Saturday, May 25, 2024

Gov’t unveils English training software for potential BPO workers

To further expand the capability of the Philippines in the outsourcing arena, the Department of Science and Technology (DOST) recently launched an English language training software for Filipinos considering a career in the BPO industry.

PCIEERD chief Rowena Guevarra (lef) and UP Diliman's Susan Festin (middle, in red) with a colleague during the launch of the Leap software

Dubbed as “Leap” or Learning English Application for Pinoys, the software is part of the Interdisciplinary Signal Processing for Pinoys (Isip Program) of the DOST.

The software was originally proposed to the DOST by Dr. Rowena Cristina Guevara, who was then with the Digital Signal Processing Laboratory of the University of the Philippines. Guevarra, however, turned over the project to Dr. Susan Festin after she was named executive director of the Philippine Council for Industry, Energy and Emerging Technology Research and Development (PCIEERD).

PCIERRD is the same DOST agency which officially unveiled the software at the recently concluded National Science and Technology Week at the SMX Convention Center in Pasay City.

According to a project brief prepared by Festin, who is from the Department of Computer Science of UP Diliman, the Leap software is intended to help Filipinos improve their basic English proficiency via the use of a standalone, computer-based training program.

“This e-learning solution provides training in both speech and language to help improve written and spoken English. The target users are Filipino high school and early collegiate students,” Festin said.

She said the software is meant to augment and complement face-to-face, classroom learning. The software contains an English language that is accent-neutral and free from culture-based idiomatic expressions, she explained.

Festin stated that although the Philippines is currently considered as one of the leading BPO destinations, the hiring rate in 2005 of 4-6 percent needs to be improved if the country wants to sustain and expand its global competitiveness.

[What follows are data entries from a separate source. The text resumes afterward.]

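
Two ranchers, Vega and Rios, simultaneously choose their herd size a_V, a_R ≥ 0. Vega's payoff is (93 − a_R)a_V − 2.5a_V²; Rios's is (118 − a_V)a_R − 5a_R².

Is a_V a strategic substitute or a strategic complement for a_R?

Expanding Vega's payoff: 93a_V − a_Ra_V − 2.5a_V².
∂π/∂a_V = 93 − a_R − 5a_V = 0, so a_V = 18.6 − 0.2a_R.
The best-response slope da_V/da_R = −0.2 < 0: the reaction function is downward-sloping, so the choices are strategic substitutes.

strategic substitutes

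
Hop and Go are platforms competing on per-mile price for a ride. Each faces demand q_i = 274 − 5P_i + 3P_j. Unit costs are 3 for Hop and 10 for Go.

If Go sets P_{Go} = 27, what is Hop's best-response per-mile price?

Hop's profit: π = (P_{Hop} − 3)(274 − 5P_{Hop} + 3P_{Go}).
∂π/∂P_{Hop} = 289 − 10P_{Hop} + 3P_{Go} = 0 ⇒ P_{Hop} = 28.9 + 0.3P_{Go}.
At P_{Go} = 27: P_{Hop} = 28.9 + 0.3·27 = 37.

37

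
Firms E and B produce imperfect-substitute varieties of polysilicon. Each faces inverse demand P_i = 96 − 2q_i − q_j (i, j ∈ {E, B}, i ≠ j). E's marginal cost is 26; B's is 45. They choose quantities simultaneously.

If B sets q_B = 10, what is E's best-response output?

Firm E's profit: π = q_E(96 − 2q_E − q_B) − 26q_E.
∂π/∂q_E = 70 − 4q_E − q_B = 0 ⇒ q_E = 17.5 − 0.25q_B.
At q_B = 10: q_E = 17.5 − 0.25·10 = 15.

15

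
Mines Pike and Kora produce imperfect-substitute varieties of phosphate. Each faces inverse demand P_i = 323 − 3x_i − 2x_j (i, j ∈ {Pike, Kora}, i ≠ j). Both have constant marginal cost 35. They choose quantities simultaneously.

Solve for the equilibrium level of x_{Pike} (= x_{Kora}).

36

Mine Pike's profit: π = x_{Pike}(323 − 3x_{Pike} − 2x_{Kora}) − 35x_{Pike}.
∂π/∂x_{Pike} = 288 − 6x_{Pike} − 2x_{Kora} = 0 ⇒ x_{Pike} = 48 − (1/3)x_{Kora}.
The game is symmetric, so in equilibrium x_{Kora} = x_{Pike}: the reaction function gives (4/3)x_{Pike} = 48, hence x_{Pike} = 36.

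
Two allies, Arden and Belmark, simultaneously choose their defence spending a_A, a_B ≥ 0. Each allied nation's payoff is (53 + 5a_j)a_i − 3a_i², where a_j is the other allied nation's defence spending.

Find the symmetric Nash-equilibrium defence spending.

53

Arden's payoff is (53 + 5a_B)a_A − 3a_A².
∂π/∂a_A = 53 + 5a_B − 6a_A = 0, so a_A = 53/6 + (5/6)a_B.
By symmetry a_B = a_A; substituting into the reaction function, (1/6)a_A = 53/6 and a_A = 53.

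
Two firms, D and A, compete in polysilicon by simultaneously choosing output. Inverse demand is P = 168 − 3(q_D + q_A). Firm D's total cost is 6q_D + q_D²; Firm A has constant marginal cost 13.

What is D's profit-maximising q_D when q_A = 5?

Firm D's profit: π = q_D(168 − 3(q_D + q_A)) − 6q_D − q_D².
∂π/∂q_D = 162 − 8q_D − 3q_A = 0, so q_D = 20.25 − 0.375q_A.
At q_A = 5: q_D = 20.25 − 0.375·5 = 18.375.

18.375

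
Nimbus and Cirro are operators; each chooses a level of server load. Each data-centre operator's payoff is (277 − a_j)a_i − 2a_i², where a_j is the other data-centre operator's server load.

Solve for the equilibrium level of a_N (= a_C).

Nimbus's payoff is (277 − a_C)a_N − 2a_N².
∂π/∂a_N = 277 − a_C − 4a_N = 0, so a_N = 69.25 − 0.25a_C.
By symmetry a_C = a_N; substituting into the reaction function, 1.25a_N = 69.25 and a_N = 55.4.

55.4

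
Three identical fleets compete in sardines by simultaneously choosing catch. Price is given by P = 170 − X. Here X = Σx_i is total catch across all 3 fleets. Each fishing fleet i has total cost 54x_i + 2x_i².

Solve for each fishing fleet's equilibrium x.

A representative fishing fleet's profit is π_i = x_i(170 − X) − 54x_i − 2x_i², with X = x_i + Σ_{j≠i} x_j.
First-order condition: 116 − 6x_i − Σ_{j≠i} x_j = 0.
With identical fishing fleets, set every x_j = x: then 116 − 6x − 2x = 0, i.e. x = 116/8 = 14.5.

14.5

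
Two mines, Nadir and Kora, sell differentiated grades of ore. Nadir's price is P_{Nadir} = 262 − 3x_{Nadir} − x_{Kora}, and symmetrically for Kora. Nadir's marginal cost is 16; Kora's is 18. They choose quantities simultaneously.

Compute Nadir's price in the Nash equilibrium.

Mine Nadir's profit: π = x_{Nadir}(262 − 3x_{Nadir} − x_{Kora}) − 16x_{Nadir}.
∂π/∂x_{Nadir} = 246 − 6x_{Nadir} − x_{Kora} = 0 ⇒ x_{Nadir} = 41 − (1/6)x_{Kora}.
Similarly x_{Kora} = 122/3 − (1/6)x_{Nadir}.
Plugging x_{Kora} into Nadir's best response: x_{Nadir} = 41 − (1/6)(122/3 − (1/6)x_{Nadir}) ⇒ (35/36)x_{Nadir} = 308/9, so x_{Nadir} = 35.2.
Then x_{Kora} = 122/3 − (1/6)·35.2 = 34.8.
P_{Nadir} = 262 − 3·35.2 − 34.8 = 121.6.

121.6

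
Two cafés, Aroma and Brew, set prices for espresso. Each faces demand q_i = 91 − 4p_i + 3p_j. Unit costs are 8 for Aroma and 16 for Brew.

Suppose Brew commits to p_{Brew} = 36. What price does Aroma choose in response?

Aroma's profit: π = (p_{Aroma} − 8)(91 − 4p_{Aroma} + 3p_{Brew}).
∂π/∂p_{Aroma} = 123 − 8p_{Aroma} + 3p_{Brew} = 0 ⇒ p_{Aroma} = 15.375 + 0.375p_{Brew}.
At p_{Brew} = 36: p_{Aroma} = 15.375 + 0.375·36 = 28.875.

28.875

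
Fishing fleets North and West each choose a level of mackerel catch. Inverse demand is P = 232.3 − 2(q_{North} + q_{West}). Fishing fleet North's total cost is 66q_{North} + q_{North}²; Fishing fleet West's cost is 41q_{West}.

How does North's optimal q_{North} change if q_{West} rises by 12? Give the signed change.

-4

Fishing fleet North's profit: π = q_{North}(232.3 − 2(q_{North} + q_{West})) − 66q_{North} − q_{North}².
∂π/∂q_{North} = 166.3 − 6q_{North} − 2q_{West} = 0, so q_{North} = 1663/60 − (1/3)q_{West}.
The reaction-function slope is −1/3, so a 12-unit rise in q_{West} moves q_{North} by −1/3 × 12 = −4. North's best response falls — the actions are strategic substitutes.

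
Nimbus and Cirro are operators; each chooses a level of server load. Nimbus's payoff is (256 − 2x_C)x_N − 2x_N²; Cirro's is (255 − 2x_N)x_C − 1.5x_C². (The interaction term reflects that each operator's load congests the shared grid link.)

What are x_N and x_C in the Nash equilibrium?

Expanding Nimbus's payoff: 256x_N − 2x_Cx_N − 2x_N².
∂π/∂x_N = 256 − 2x_C − 4x_N = 0, so x_N = 64 − 0.5x_C.
Likewise for Cirro: x_C = 85 − (2/3)x_N.
Solving the two reaction functions simultaneously: (1 − (−0.5)(−2/3))x_N = 64 − 0.5·85, so (2/3)x_N = 21.5 and x_N = 32.25.
Then x_C = 85 − (2/3)·32.25 = 63.5.

32.25, 63.5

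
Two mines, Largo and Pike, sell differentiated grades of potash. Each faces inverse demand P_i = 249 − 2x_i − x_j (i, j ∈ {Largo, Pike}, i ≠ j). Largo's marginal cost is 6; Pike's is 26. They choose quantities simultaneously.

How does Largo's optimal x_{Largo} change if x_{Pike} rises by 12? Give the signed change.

Mine Largo's profit: π = x_{Largo}(249 − 2x_{Largo} − x_{Pike}) − 6x_{Largo}.
∂π/∂x_{Largo} = 243 − 4x_{Largo} − x_{Pike} = 0 ⇒ x_{Largo} = 60.75 − 0.25x_{Pike}.
The reaction-function slope is −0.25, so a 12-unit rise in x_{Pike} moves x_{Largo} by −0.25 × 12 = −3. Largo's best response falls — the actions are strategic substitutes.

-3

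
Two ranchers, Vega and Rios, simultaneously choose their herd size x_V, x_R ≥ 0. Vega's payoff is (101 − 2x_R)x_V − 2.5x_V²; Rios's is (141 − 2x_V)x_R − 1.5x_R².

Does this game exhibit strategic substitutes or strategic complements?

Expanding Vega's payoff: 101x_V − 2x_Rx_V − 2.5x_V².
∂π/∂x_V = 101 − 2x_R − 5x_V = 0, so x_V = 20.2 − 0.4x_R.
The best-response slope dx_V/dx_R = −0.4 < 0: the reaction function is downward-sloping, so the choices are strategic substitutes.

strategic substitutes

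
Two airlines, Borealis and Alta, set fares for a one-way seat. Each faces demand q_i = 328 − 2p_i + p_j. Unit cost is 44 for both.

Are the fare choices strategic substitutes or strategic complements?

strategic complements

Borealis's profit: π = (p_{Borealis} − 44)(328 − 2p_{Borealis} + p_{Alta}).
∂π/∂p_{Borealis} = 416 − 4p_{Borealis} + p_{Alta} = 0 ⇒ p_{Borealis} = 104 + 0.25p_{Alta}.
The best-response slope dp_{Borealis}/dp_{Alta} = 0.25 > 0: the reaction function is upward-sloping, so the choices are strategic complements.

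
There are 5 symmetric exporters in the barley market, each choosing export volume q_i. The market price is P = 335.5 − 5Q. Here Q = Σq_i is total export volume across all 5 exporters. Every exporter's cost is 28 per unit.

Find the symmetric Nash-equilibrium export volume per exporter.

10.25

A representative exporter's profit is π_i = q_i(335.5 − 5Q) − 28q_i, with Q = q_i + Σ_{j≠i} q_j.
First-order condition: 307.5 − 10q_i − 5Σ_{j≠i} q_j = 0.
In a symmetric equilibrium every exporter chooses the same q, so Σ_{j≠i} q_j = 4q. The condition becomes 307.5 − 30q = 0, giving q = 307.5/30 = 10.25.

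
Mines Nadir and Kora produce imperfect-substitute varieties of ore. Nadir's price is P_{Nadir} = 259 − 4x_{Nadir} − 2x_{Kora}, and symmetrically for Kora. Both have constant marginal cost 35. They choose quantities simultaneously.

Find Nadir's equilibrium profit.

2007.04

Mine Nadir's profit: π = x_{Nadir}(259 − 4x_{Nadir} − 2x_{Kora}) − 35x_{Nadir}.
∂π/∂x_{Nadir} = 224 − 8x_{Nadir} − 2x_{Kora} = 0 ⇒ x_{Nadir} = 28 − 0.25x_{Kora}.
Setting x_{Nadir} = x_{Kora} in the reaction function: x_{Nadir} = 28 − 0.25x_{Nadir}, so x_{Nadir} = 28 / 1.25 = 22.4.
P_{Nadir} = 259 − 4·22.4 − 2·22.4 = 124.6.
Profit = (124.6 − 35)·22.4 = 2007.04.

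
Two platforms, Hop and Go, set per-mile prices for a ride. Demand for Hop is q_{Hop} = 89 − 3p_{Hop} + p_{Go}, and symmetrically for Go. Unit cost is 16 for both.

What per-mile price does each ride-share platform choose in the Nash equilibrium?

Hop's profit: π = (p_{Hop} − 16)(89 − 3p_{Hop} + p_{Go}).
∂π/∂p_{Hop} = 137 − 6p_{Hop} + p_{Go} = 0 ⇒ p_{Hop} = 137/6 + (1/6)p_{Go}.
By symmetry p_{Go} = p_{Hop}; substituting into the reaction function, (5/6)p_{Hop} = 137/6 and p_{Hop} = 27.4.

27.4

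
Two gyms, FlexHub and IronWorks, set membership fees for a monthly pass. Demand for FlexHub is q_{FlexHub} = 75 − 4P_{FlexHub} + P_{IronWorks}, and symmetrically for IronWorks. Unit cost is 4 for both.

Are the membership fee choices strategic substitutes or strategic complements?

FlexHub's profit: π = (P_{FlexHub} − 4)(75 − 4P_{FlexHub} + P_{IronWorks}).
∂π/∂P_{FlexHub} = 91 − 8P_{FlexHub} + P_{IronWorks} = 0 ⇒ P_{FlexHub} = 11.375 + 0.125P_{IronWorks}.
The best-response slope dP_{FlexHub}/dP_{IronWorks} = 0.125 > 0: the reaction function is upward-sloping, so the choices are strategic complements.

strategic complements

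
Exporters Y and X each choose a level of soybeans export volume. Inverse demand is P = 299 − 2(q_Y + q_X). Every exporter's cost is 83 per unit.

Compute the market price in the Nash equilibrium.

Exporter Y's profit: π = q_Y(299 − 2(q_Y + q_X)) − 83q_Y.
∂π/∂q_Y = 216 − 4q_Y − 2q_X = 0, so q_Y = 54 − 0.5q_X.
The game is symmetric, so in equilibrium q_X = q_Y: the reaction function gives 1.5q_Y = 54, hence q_Y = 36.
Equilibrium price: P = 299 − 2·72 = 155.

155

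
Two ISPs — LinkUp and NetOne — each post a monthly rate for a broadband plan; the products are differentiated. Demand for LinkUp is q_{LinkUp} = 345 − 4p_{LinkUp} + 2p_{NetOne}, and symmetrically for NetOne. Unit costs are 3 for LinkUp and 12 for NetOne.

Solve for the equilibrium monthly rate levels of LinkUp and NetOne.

60.7, 64.3

LinkUp's profit: π = (p_{LinkUp} − 3)(345 − 4p_{LinkUp} + 2p_{NetOne}).
∂π/∂p_{LinkUp} = 357 − 8p_{LinkUp} + 2p_{NetOne} = 0 ⇒ p_{LinkUp} = 44.625 + 0.25p_{NetOne}.
Similarly p_{NetOne} = 49.125 + 0.25p_{LinkUp}.
Substituting the second reaction function into the first: p_{LinkUp} = 44.625 + 0.25(49.125 + 0.25p_{LinkUp}), which gives 0.9375p_{LinkUp} = 1821/32 ⇒ p_{LinkUp} = 60.7.
Then p_{NetOne} = 49.125 + 0.25·60.7 = 64.3.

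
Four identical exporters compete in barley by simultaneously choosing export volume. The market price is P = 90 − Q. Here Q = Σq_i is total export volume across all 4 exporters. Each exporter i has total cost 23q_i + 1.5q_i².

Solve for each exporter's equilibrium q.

8.375

A representative exporter's profit is π_i = q_i(90 − Q) − 23q_i − 1.5q_i², with Q = q_i + Σ_{j≠i} q_j.
First-order condition: 67 − 5q_i − Σ_{j≠i} q_j = 0.
With identical exporters, set every q_j = q: then 67 − 5q − 3q = 0, i.e. q = 67/8 = 8.375.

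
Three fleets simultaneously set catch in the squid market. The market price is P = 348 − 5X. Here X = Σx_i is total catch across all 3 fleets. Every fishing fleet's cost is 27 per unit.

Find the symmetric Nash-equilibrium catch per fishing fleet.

A representative fishing fleet's profit is π_i = x_i(348 − 5X) − 27x_i, with X = x_i + Σ_{j≠i} x_j.
First-order condition: 321 − 10x_i − 5Σ_{j≠i} x_j = 0.
Imposing symmetry (x_j = x for all j) turns Σ_{j≠i} x_j into 2x, so 321 = 20x and x = 16.05.

16.05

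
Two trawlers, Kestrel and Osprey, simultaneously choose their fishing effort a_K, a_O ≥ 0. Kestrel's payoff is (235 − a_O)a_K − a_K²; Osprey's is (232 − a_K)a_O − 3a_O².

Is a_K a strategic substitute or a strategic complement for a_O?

Expanding Kestrel's payoff: 235a_K − a_Oa_K − a_K².
∂π/∂a_K = 235 − a_O − 2a_K = 0, so a_K = 117.5 − 0.5a_O.
The best-response slope da_K/da_O = −0.5 < 0: the reaction function is downward-sloping, so the choices are strategic substitutes.

strategic substitutes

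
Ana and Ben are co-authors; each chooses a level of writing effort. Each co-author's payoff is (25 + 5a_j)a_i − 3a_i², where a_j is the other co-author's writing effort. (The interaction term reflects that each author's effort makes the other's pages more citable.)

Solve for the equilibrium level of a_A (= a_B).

Ana's payoff is (25 + 5a_B)a_A − 3a_A².
∂π/∂a_A = 25 + 5a_B − 6a_A = 0, so a_A = 25/6 + (5/6)a_B.
The game is symmetric, so in equilibrium a_B = a_A: the reaction function gives (1/6)a_A = 25/6, hence a_A = 25.

25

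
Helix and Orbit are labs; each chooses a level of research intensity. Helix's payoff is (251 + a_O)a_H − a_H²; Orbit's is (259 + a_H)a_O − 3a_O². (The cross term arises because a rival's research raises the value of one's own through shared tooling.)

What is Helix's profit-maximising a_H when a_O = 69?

160

Expanding Helix's payoff: 251a_H + a_Oa_H − a_H².
∂π/∂a_H = 251 + a_O − 2a_H = 0, so a_H = 125.5 + 0.5a_O.
At a_O = 69: a_H = 125.5 + 0.5·69 = 160.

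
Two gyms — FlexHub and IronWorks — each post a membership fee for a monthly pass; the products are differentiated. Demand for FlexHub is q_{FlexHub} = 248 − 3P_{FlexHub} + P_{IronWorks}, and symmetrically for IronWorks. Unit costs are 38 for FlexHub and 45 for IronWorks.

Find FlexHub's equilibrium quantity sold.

105

FlexHub's profit: π = (P_{FlexHub} − 38)(248 − 3P_{FlexHub} + P_{IronWorks}).
∂π/∂P_{FlexHub} = 362 − 6P_{FlexHub} + P_{IronWorks} = 0 ⇒ P_{FlexHub} = 181/3 + (1/6)P_{IronWorks}.
Similarly P_{IronWorks} = 383/6 + (1/6)P_{FlexHub}.
Substituting the second reaction function into the first: P_{FlexHub} = 181/3 + (1/6)(383/6 + (1/6)P_{FlexHub}), which gives (35/36)P_{FlexHub} = 2555/36 ⇒ P_{FlexHub} = 73.
Then P_{IronWorks} = 383/6 + (1/6)·73 = 76.
q_{FlexHub} = 248 − 3·73 + 76 = 105.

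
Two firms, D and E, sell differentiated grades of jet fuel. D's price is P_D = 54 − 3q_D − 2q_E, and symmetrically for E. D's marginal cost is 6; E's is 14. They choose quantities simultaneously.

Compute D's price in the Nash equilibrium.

25.5

Firm D's profit: π = q_D(54 − 3q_D − 2q_E) − 6q_D.
∂π/∂q_D = 48 − 6q_D − 2q_E = 0 ⇒ q_D = 8 − (1/3)q_E.
Similarly q_E = 20/3 − (1/3)q_D.
Solving the two reaction functions simultaneously: (1 − (−1/3)(−1/3))q_D = 8 − (1/3)·(20/3), so (8/9)q_D = 52/9 and q_D = 6.5.
Then q_E = 20/3 − (1/3)·6.5 = 4.5.
P_D = 54 − 3·6.5 − 2·4.5 = 25.5.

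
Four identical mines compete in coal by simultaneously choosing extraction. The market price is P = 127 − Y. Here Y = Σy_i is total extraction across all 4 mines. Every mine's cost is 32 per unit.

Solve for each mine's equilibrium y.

19

A representative mine's profit is π_i = y_i(127 − Y) − 32y_i, with Y = y_i + Σ_{j≠i} y_j.
First-order condition: 95 − 2y_i − Σ_{j≠i} y_j = 0.
In a symmetric equilibrium every mine chooses the same y, so Σ_{j≠i} y_j = 3y. The condition becomes 95 − 5y = 0, giving y = 95/5 = 19.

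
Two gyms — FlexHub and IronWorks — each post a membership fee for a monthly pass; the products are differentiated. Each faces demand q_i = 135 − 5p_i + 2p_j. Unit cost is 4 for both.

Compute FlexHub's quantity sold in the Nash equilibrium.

FlexHub's profit: π = (p_{FlexHub} − 4)(135 − 5p_{FlexHub} + 2p_{IronWorks}).
∂π/∂p_{FlexHub} = 155 − 10p_{FlexHub} + 2p_{IronWorks} = 0 ⇒ p_{FlexHub} = 15.5 + 0.2p_{IronWorks}.
Setting p_{FlexHub} = p_{IronWorks} in the reaction function: p_{FlexHub} = 15.5 + 0.2p_{FlexHub}, so p_{FlexHub} = 15.5 / 0.8 = 19.375.
q_{FlexHub} = 135 − 5·19.375 + 2·19.375 = 76.875.

76.875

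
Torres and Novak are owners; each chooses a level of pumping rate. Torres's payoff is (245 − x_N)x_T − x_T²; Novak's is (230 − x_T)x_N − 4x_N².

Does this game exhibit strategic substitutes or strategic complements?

strategic substitutes

Expanding Torres's payoff: 245x_T − x_Nx_T − x_T².
∂π/∂x_T = 245 − x_N − 2x_T = 0, so x_T = 122.5 − 0.5x_N.
The best-response slope dx_T/dx_N = −0.5 < 0: the reaction function is downward-sloping, so the choices are strategic substitutes.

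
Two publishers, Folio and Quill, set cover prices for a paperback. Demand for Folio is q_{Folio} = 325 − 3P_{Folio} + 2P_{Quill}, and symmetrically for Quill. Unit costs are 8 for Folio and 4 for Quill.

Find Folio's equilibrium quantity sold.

235.5

Folio's profit: π = (P_{Folio} − 8)(325 − 3P_{Folio} + 2P_{Quill}).
∂π/∂P_{Folio} = 349 − 6P_{Folio} + 2P_{Quill} = 0 ⇒ P_{Folio} = 349/6 + (1/3)P_{Quill}.
Similarly P_{Quill} = 337/6 + (1/3)P_{Folio}.
Substituting the second reaction function into the first: P_{Folio} = 349/6 + (1/3)(337/6 + (1/3)P_{Folio}), which gives (8/9)P_{Folio} = 692/9 ⇒ P_{Folio} = 86.5.
Then P_{Quill} = 337/6 + (1/3)·86.5 = 85.
q_{Folio} = 325 − 3·86.5 + 2·85 = 235.5.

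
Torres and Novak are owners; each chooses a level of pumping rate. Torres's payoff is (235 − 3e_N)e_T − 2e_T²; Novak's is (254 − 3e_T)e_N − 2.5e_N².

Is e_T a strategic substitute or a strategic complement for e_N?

Expanding Torres's payoff: 235e_T − 3e_Ne_T − 2e_T².
∂π/∂e_T = 235 − 3e_N − 4e_T = 0, so e_T = 58.75 − 0.75e_N.
The best-response slope de_T/de_N = −0.75 < 0: the reaction function is downward-sloping, so the choices are strategic substitutes.

strategic substitutes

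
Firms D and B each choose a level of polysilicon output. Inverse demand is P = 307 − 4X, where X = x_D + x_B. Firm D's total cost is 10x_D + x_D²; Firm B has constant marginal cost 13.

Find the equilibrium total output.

46.125

Firm D's profit: π = x_D(307 − 4(x_D + x_B)) − 10x_D − x_D².
∂π/∂x_D = 297 − 10x_D − 4x_B = 0, so x_D = 29.7 − 0.4x_B.
For B: ∂π/∂x_B = 294 − 8x_B − 4x_D = 0 ⇒ x_B = 36.75 − 0.5x_D.
Substituting the second reaction function into the first: x_D = 29.7 − 0.4(36.75 − 0.5x_D), which gives 0.8x_D = 15 ⇒ x_D = 18.75.
Then x_B = 36.75 − 0.5·18.75 = 27.375.
Total output: 18.75 + 27.375 = 46.125.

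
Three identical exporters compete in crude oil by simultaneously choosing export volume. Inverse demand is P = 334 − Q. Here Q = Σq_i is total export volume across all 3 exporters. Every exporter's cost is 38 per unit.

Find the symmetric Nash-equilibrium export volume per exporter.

74

A representative exporter's profit is π_i = q_i(334 − Q) − 38q_i, with Q = q_i + Σ_{j≠i} q_j.
First-order condition: 296 − 2q_i − Σ_{j≠i} q_j = 0.
With identical exporters, set every q_j = q: then 296 − 2q − 2q = 0, i.e. q = 296/4 = 74.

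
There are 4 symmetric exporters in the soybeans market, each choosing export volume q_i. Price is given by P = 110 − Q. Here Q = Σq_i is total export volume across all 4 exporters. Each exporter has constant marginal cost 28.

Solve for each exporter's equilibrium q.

A representative exporter's profit is π_i = q_i(110 − Q) − 28q_i, with Q = q_i + Σ_{j≠i} q_j.
First-order condition: 82 − 2q_i − Σ_{j≠i} q_j = 0.
In a symmetric equilibrium every exporter chooses the same q, so Σ_{j≠i} q_j = 3q. The condition becomes 82 − 5q = 0, giving q = 82/5 = 16.4.

16.4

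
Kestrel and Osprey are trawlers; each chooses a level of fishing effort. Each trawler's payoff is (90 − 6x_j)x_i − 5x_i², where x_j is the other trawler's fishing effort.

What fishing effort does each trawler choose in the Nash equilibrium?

5.625

Kestrel's payoff is (90 − 6x_O)x_K − 5x_K².
∂π/∂x_K = 90 − 6x_O − 10x_K = 0, so x_K = 9 − 0.6x_O.
The game is symmetric, so in equilibrium x_O = x_K: the reaction function gives 1.6x_K = 9, hence x_K = 5.625.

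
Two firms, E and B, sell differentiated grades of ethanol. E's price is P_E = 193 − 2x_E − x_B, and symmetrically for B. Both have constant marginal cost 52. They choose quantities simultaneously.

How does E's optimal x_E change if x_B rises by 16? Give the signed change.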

“One primary deficiency cited as a cause of the low hiring rate is the poor English proficiency of our graduates,” she pointed, noting that the BPO sector can still grow up to a $20-billion industry and can reach up to $25 billion.

But, Festin said the forecast in the roadmap can only be achievable if the employee demand in the industry is achieved. Statistics have shown, however, that majority of the current college students and college graduates in the Philippines do not possess the necessary competencies necessary in the industry, she said.

“If this is not addressed, this will lead to the inability to supply the employees needed in the coming years. Hence, there will be an employee shortage as the demand for call centers in the Philippines increases,” she stated.

The software, she said, consists of a 200-hour English training program for both grammar and speech. Beyond teaching grammar and vocabulary rules, the software also teaches how to speak correctly and will provide simulations on how to converse during an interview.

The grammar and vocabulary module will consist of various types of exercises that will guide the user in improving his/her vocabulary, grammar, and reading comprehension.

Those who pass an exercise can proceed to the next one. A trainee will not be allowed to proceed to the next exercise unless he/she gets the required number of correct items.

The speech module is composed of lectures, drills, and exercises that were developed to enhance spoken English such that at the end of the course the trainee will be able to develop and/or improve skills in spoken English to be effective in the workplace.

It was also designed to enhance diction, proper pronunciation, and articulation and correct usage of English. With the help of listening drills and speaking exercises, the software is also intended to improve the trainee’s accent and fluency in English.

In the exercises, the user is asked to record his/her voice either by reading sentences or by repeating the words he/she heard. The machine will then check if the user has spoken the sentence correctly.

The score will then be used to evaluate the trainee. If the trainee failed the exercises, she/he will be asked to repeat the exercise and will not be able to proceed to the next lesson. In this way, the trainee will be forced to practice more in order to improve his/her speaking.

The software also adapts to the needs and special circumstances especially of those who plan to work in call centers. For example, there will be exercises on responding to simulated cells.